Selepas adzan dhuhur waktu Surabaya massa aksi yang berkumpul di tengah teriknya matahari yang sangat menyengat diatas jalan beraspal dan di pagari gedung-gedung bertingkat di kiri kanan jalan Embong Malang tiba-tiba terdiam. Mereka mendengarkan sebuah orasi dari atas truk pengangkut sound system dari salah satu koordinator aksi yaitu Cak Andie Peci demikian biasa dipanggil. Dengan suara gemetar dan terpatah-patah ditengah keheningan massa yang bersimbah keringat panas Andie Peci membacakan berita yang diterima dari Jakarta yang terlihat dicatat di kertas kecil digenggam di tangan kiri sementara tangan kanan memegang mic. Berita yang dibaca adalah tentang Surat pembekuan bernomor 01307 tahun 2015 yang intinya adalah pembekuan segala sesuatu yang berkaitan dengan organisasi PSSI tidak diakui oleh pemerintah. Tanpa dikomando sontak kabar ini disambut peserta aksi dengan suka cita tawa tangis serta sujud syukur dijalan raya , terlihat banyak airmata meleleh ditengah derasnya keringat di wajah dan badan mereka melawan panasnya matahari Surabaya yang terkenal cukup panas.

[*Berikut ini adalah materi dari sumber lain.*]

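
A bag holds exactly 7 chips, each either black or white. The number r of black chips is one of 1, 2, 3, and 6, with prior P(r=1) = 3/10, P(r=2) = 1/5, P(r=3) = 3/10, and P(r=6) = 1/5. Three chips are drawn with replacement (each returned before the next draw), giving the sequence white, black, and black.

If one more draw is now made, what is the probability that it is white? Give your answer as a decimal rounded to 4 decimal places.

For each hypothesis, P(data | H) works out to: P(data | r = 1) = (6/7)(1/7)(1/7) = 0.017493; P(data | r = 2) = (5/7)(2/7)(2/7) = 0.058309; P(data | r = 3) = (4/7)(3/7)(3/7) = 0.10496; P(data | r = 6) = (1/7)(6/7)(6/7) = 0.10496.
Weighting by the prior gives 3/10 · 0.017493 = 0.0052478, 1/5 · 0.058309 = 0.011662, 3/10 · 0.10496 = 0.031487, 1/5 · 0.10496 = 0.020991; with total 0.069388.
Dividing through by the total gives posterior P(r = 1 | data) = 0.07563, P(r = 2 | data) = 0.16807, P(r = 3 | data) = 0.45378, P(r = 6 | data) = 0.30252.
Averaging over the posterior, P(white next | data) = (6/7)(0.07563) + (5/7)(0.16807) + (4/7)(0.45378) + (1/7)(0.30252) = 0.48739.

0.4874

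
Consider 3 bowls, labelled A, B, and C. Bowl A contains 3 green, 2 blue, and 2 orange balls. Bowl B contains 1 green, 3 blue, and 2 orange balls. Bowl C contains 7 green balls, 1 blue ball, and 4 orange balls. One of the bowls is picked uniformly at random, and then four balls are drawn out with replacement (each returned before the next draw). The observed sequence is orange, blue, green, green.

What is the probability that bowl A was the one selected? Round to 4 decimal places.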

Adanya pembekuan PSSI sendiri sebenarnya bukanlah dari tujuan bonek itu sendiri karena secara nyata dan seharusnya mereka wajib melanjutkan pengawalan tentang perjuangan mengembalian Persebaya sesuai keyakinannya bahwa Persebaya yang ada harusnya yang berada di bawah manajemen PT Persebaya Indonesia. Dalam kasus ini mereka sudah melayangkan surat pendaftaran gugatan ke Pengadilan Negeri Surabaya. Surat gugatan itu didaftarkan ke Pengadilan Negeri Surabaya dengan nomor 241/Pdt G P/2015 tertanggal 23 Maret 2015. Dalam surat gugatan tersebut ada dua pihak yang tergugat ,mereka adalah PT Mitra Muda Inti Berlian beralamat di Serenity Kavling 11 Semolowaru, Surabaya selaku pengelola Persebaya ISL, disebut sebagai tergugat satu dan PSSI sebagai tergugat dua.

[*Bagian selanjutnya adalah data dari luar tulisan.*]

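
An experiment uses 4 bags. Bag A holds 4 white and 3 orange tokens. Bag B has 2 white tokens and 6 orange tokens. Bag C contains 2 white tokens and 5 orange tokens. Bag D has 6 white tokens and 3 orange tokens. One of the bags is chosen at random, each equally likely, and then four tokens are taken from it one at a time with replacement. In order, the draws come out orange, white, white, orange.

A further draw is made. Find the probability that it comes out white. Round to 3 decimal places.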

Persebaya sebagai bekas klub perserikatan di era lama memang mempunyai banyak hal khas yang unik dan rumit untuk tidak menyebut komplek disaat era sepakbola modern ini sebagai sebuah klub professional. Sudah banyak tulisan tentang sejarah terbentuknya Persebaya dan juga tentang terbentuknya PT Persebaya Indonesia sebagai badan hukum yang menaungi Persebaya di era professional. Tentang komposisi saham yang diketahui adalah 55 persen dimiliki oleh Saleh Ismail Mukadar , 25 persen oleh Cholid Ghoromah dan 20 persen oleh Koperasi Mitra Surya Abadi yang diketuai oleh Suprastowo. Koperasi tersebut dimiliki oleh 30 anggota klub internal Persebaya atau Pengcab Kota Surabaya.

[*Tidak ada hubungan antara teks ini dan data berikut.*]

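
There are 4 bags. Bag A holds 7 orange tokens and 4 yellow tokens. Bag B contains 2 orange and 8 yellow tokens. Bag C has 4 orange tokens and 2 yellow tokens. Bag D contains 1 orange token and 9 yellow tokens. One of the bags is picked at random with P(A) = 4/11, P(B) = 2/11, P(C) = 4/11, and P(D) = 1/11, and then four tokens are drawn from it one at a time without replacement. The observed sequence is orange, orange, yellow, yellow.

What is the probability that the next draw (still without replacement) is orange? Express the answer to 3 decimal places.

0.793

For each hypothesis, P(data | H) works out to: P(data | bag A) = (7/11)(6/10)(4/9)(3/8) = 0.063636; P(data | bag B) = (2/10)(1/9)(8/8)(7/7) = 0.022222; P(data | bag C) = (4/6)(3/5)(2/4)(1/3) = 0.066667; P(data | bag D) = (1/10)(0/9) = 0.
Weighting by the prior gives 4/11 · 0.063636 = 0.02314, 2/11 · 0.022222 = 0.0040404, 4/11 · 0.066667 = 0.024242, 1/11 · 0 = 0; with total 0.051423.
Dividing through by the total gives posterior P(bag A | data) = 0.45, P(bag B | data) = 0.078571, P(bag C | data) = 0.47143, P(bag D | data) = 0.
Averaging over the posterior, P(orange next | data) = (5/7)(0.45) + (0)(0.078571) + (1)(0.47143) = 0.79286.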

Disaat menunggu proses pengadilan yang sangat mungkin akan berlangsung panjang dan melelahkan ada baiknya jika pengurus manajemen yang ada dan bonek dalam hal ini bisa memulai memikirkan berbagai hal untuk menyiapkan klub dimasa depan. Teori manajemen olahraga dan manajemen klub bola sudah banyak untuk dipelajari beserta contoh klub yang akan dijadikan acuan belajar dari berbagai aspek. Sebelum masuk kesana tidak ada salahnya mengoreksi ke dalam tentang hubungan dan posisi klub internal dalam hal kepemilikan sebelumnya beserta hak dan kewajibannya.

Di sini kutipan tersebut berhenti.